Everybody else is being fancy.
My high school used, we just copy and pasted all the Georgia logos and Georgia jerseys.
Oh, yeah.
We called it Garnet in Black.
Like, if I'm thinking, if you ask me, there's, if, shades of depth, you know how, like,
I always give Tennessee fans a hard time.
They wear, like, Hunter, orange, right?
And I'd say, you need to leave your orange out in the sun a little bit, and then you arrive
at burnt orange.
So you're talking about a deeper shade, right?
So from least deep to deep, tell me if I can get in this right, if you think.
So red, then Scarlet, then Cardinal, then Garnet, then maroon.

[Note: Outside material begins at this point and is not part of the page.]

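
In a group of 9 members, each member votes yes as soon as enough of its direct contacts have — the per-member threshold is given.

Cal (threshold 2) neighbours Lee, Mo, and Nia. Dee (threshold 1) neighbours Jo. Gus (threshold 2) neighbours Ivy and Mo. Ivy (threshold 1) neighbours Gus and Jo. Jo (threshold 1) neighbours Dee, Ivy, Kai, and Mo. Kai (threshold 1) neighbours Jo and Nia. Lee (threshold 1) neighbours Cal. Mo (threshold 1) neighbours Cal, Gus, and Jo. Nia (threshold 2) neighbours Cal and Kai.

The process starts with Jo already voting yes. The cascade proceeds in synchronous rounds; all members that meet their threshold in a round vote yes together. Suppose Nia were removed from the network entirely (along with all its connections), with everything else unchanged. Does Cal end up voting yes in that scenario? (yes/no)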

I think that's all of them.
Oh, Crimson.
Crimson.
Crimson, then maroon.
Crimson more than Garnet.
So Oklahoma's more maroon than South Carolina in Florida State.
I think.
I'd say crimson's deeper than Garnet.
Or less deep.
that like I think garnets deeper less deep yeah you're right like Florida states darker than
Oklahoma yeah also yeah the reason I thought this would be more difficult for you is because
I'm looking at it at putting it together and all these all these shades of colors are like five
different shades and they all look different like if you really sat there and looked at them
side by side the garnet of South Carolina is different than the FSUs and the scarlet
of Wisconsin is different than Ohio states.
So there's different colors, then, is what you're saying?
Slightly, there's slightly different colors.
I'm so proud of myself.
We've got to go, is red the only one that this applies to?
There's yellow, like gold versus yellow.
That's a hard one.
Like, USC calls themselves gold, right?
Or do they say yellow at USC?
I don't even know.
I'm not sure.
What about Michigan?
What's that yellow?
Mays.
Mays.
Mays.
Mays.
There you go.
That's easy.
Yeah.
What I'm getting at is we might need to do this with a few other colors, blue, yellow, I'm not sure.
All right, that's going to do it for me today here on The Will Kane Show.